Studio Pastoe
Netherlands
Over its more than hundred year history, the Dutch furniture masters Pastoe proved Modernism’s main point time and time again: good design should not only be accessible, but adaptable. Founded in 1913 by Frits Loeb as a carpentry shop, Pastoe came into its own when Cees Braakman took the reigns in 1945 and combined a fascination with the work of American designers including Charles and Ray Eames with the company’s legacy of craftsmanship. The result was a series of cabinets including 1948’s Oak and 1950’s Birch, which asserted a geometric aesthetic which clients could mix and match to their liking. Pastoe went a step further in 1955 with their “Made-to-Measure” series, which consumers could assemble and customize themselves.

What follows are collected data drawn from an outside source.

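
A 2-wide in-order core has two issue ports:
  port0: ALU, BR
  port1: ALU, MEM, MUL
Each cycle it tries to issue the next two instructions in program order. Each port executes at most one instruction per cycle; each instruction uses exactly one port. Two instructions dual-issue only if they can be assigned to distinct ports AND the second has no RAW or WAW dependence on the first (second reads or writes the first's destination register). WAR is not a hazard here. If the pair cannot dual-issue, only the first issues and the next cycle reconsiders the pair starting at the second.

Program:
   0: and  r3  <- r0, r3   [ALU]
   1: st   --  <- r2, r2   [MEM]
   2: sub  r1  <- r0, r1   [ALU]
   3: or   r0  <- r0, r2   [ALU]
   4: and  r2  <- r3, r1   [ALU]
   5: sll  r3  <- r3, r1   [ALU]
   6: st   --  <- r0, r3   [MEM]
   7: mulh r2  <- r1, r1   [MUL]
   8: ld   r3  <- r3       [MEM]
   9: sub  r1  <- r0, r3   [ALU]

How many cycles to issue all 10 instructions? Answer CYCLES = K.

  cy0 -> i0,i1 (and st) 2-wide
  cy1 -> i2,i3 (sub or) 2-wide
  cy2 -> i4,i5 (and sll) 2-wide
  cy3 -> i6 (st) no-port MEM/MUL
  cy4 -> i7 (mulh) no-port MUL/MEM
  cy5 -> i8 (ld) RAW r3
  cy6 -> i9 (sub) tail

CYCLES = 7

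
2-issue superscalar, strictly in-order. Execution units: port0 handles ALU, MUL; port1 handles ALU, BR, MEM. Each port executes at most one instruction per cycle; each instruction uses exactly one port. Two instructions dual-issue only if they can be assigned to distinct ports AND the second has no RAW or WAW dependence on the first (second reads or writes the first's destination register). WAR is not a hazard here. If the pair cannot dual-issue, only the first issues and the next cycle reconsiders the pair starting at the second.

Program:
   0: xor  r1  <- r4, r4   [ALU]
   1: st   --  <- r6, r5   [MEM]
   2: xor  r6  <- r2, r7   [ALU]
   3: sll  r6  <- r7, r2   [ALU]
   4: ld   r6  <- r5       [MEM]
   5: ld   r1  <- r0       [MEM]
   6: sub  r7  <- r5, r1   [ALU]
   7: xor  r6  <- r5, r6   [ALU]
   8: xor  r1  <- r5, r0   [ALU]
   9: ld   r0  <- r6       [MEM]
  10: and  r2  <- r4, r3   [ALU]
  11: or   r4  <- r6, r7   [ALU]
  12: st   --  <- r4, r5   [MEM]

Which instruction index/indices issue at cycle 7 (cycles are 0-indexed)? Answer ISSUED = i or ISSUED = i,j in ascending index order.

ISSUED = 10,11

0. xor.ALU st.MEM @i0&i1  | dual
1. xor.ALU @i2  | WAW r6
2. sll.ALU @i3  | WAW r6
3. ld.MEM @i4  | no-port MEM/MEM
4. ld.MEM @i5  | RAW r1
5. sub.ALU xor.ALU @i6&i7  | dual
6. xor.ALU ld.MEM @i8&i9  | dual
7. and.ALU or.ALU @i10&i11  | dual
8. st.MEM @i12  | tail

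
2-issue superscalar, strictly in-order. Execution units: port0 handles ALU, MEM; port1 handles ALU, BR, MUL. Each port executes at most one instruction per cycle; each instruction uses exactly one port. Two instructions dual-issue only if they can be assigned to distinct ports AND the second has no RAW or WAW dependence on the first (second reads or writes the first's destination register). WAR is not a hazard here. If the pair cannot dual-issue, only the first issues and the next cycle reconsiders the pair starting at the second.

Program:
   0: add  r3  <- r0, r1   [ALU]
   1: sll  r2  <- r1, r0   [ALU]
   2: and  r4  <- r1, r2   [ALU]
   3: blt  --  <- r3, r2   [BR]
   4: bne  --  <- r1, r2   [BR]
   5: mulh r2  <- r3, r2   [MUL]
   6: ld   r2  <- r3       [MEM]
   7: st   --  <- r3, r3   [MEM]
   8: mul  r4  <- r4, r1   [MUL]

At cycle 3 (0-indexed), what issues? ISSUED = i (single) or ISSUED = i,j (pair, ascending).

[0] i0&i1  add.ALU sll.ALU  -- 2-wide
[1] i2&i3  and.ALU blt.BR  -- 2-wide
[2] i4  bne.BR  -- no-port BR/MUL
[3] i5  mulh.MUL  -- WAW r2
[4] i6  ld.MEM  -- no-port MEM/MEM
[5] i7&i8  st.MEM mul.MUL  -- 2-wide

ISSUED = 5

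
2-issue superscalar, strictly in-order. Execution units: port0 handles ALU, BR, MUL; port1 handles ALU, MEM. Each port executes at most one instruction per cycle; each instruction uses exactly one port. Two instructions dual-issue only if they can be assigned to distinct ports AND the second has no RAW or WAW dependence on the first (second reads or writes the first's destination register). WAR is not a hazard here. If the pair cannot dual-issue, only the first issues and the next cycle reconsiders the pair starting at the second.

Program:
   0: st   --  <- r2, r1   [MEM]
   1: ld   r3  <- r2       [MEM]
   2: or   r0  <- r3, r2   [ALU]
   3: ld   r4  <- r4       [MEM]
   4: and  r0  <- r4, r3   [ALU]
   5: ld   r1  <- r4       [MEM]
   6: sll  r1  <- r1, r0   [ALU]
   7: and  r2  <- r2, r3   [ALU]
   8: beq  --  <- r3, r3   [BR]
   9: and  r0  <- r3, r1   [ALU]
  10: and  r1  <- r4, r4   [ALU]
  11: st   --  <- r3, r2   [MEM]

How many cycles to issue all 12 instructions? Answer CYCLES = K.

CYCLES = 7

#0 head=0: st i0 no-port MEM/MEM
#1 head=1: ld i1 RAW r3
#2 head=2: or+ld i2,i3 dual
#3 head=4: and+ld i4,i5 dual
#4 head=6: sll+and i6,i7 dual
#5 head=8: beq+and i8,i9 dual
#6 head=10: and+st i10,i11 dual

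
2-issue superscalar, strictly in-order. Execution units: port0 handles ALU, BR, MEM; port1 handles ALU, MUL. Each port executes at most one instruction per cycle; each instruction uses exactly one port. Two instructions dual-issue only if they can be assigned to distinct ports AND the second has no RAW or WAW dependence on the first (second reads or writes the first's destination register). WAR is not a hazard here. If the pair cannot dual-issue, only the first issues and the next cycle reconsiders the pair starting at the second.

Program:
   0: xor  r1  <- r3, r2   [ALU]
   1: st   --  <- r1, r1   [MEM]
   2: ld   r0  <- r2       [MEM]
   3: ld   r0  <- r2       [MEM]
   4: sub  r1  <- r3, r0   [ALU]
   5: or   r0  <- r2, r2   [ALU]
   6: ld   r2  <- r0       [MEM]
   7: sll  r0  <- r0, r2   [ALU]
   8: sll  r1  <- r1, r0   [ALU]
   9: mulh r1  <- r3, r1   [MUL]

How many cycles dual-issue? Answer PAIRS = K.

PAIRS = 1

c0: i0 xor  RAW r1
c1: i1 st  no-port MEM/MEM
c2: i2 ld  no-port MEM/MEM
c3: i3 ld  RAW r0
c4: i4&i5 sub;or  2-wide
c5: i6 ld  RAW r2
c6: i7 sll  RAW r0
c7: i8 sll  RAW+WAW r1
c8: i9 mulh  tail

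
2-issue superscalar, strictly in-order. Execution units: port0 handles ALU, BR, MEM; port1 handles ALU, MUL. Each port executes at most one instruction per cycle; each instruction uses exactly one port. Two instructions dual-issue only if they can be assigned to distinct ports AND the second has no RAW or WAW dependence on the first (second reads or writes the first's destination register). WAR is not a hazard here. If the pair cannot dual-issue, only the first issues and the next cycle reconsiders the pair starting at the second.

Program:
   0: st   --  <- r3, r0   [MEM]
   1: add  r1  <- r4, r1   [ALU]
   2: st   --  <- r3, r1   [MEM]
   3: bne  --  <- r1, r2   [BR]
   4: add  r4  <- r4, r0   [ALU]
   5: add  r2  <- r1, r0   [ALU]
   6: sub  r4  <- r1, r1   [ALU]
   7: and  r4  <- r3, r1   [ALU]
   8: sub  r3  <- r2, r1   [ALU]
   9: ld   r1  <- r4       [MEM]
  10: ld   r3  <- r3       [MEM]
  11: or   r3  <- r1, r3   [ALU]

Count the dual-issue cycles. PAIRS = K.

[0] i0/i1  st+add  -- 2-wide
[1] i2  st  -- no-port MEM/BR
[2] i3/i4  bne+add  -- 2-wide
[3] i5/i6  add+sub  -- 2-wide
[4] i7/i8  and+sub  -- 2-wide
[5] i9  ld  -- no-port MEM/MEM
[6] i10  ld  -- RAW+WAW r3
[7] i11  or  -- tail

PAIRS = 4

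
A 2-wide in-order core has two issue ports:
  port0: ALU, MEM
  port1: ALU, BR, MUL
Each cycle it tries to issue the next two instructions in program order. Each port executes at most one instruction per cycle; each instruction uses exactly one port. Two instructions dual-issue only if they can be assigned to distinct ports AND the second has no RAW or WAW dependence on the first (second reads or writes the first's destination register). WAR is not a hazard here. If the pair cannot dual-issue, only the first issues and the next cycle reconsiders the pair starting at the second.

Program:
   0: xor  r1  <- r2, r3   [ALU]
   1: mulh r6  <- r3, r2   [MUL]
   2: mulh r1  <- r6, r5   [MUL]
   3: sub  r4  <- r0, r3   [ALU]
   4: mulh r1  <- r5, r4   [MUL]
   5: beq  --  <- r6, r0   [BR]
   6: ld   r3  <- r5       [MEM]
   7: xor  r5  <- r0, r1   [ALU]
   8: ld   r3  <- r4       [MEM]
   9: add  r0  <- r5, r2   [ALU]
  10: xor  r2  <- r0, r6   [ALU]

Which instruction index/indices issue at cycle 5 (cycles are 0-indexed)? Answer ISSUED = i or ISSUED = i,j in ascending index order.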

While Pastoe’s 1950s Wire Chair by Braakman and Adriaan Dekker would rival Bertoia in its deft, airy structure, the company’s true genius remained evident in its storage systems. A pinnacle of the High Tech movement of the 1970s, the A’dammer series by Aldo van den Nieuwelaar transformed parking bollards into cool columns with domed tops and tambour doors, coated in ever-updating palettes of lacquer. And Karel Boonzaaijer + Pierre Mazairac’s Vision system like that of the company itself, looks timeless, with seam-free boxes and open shelving ready to be arranged in any form imaginable.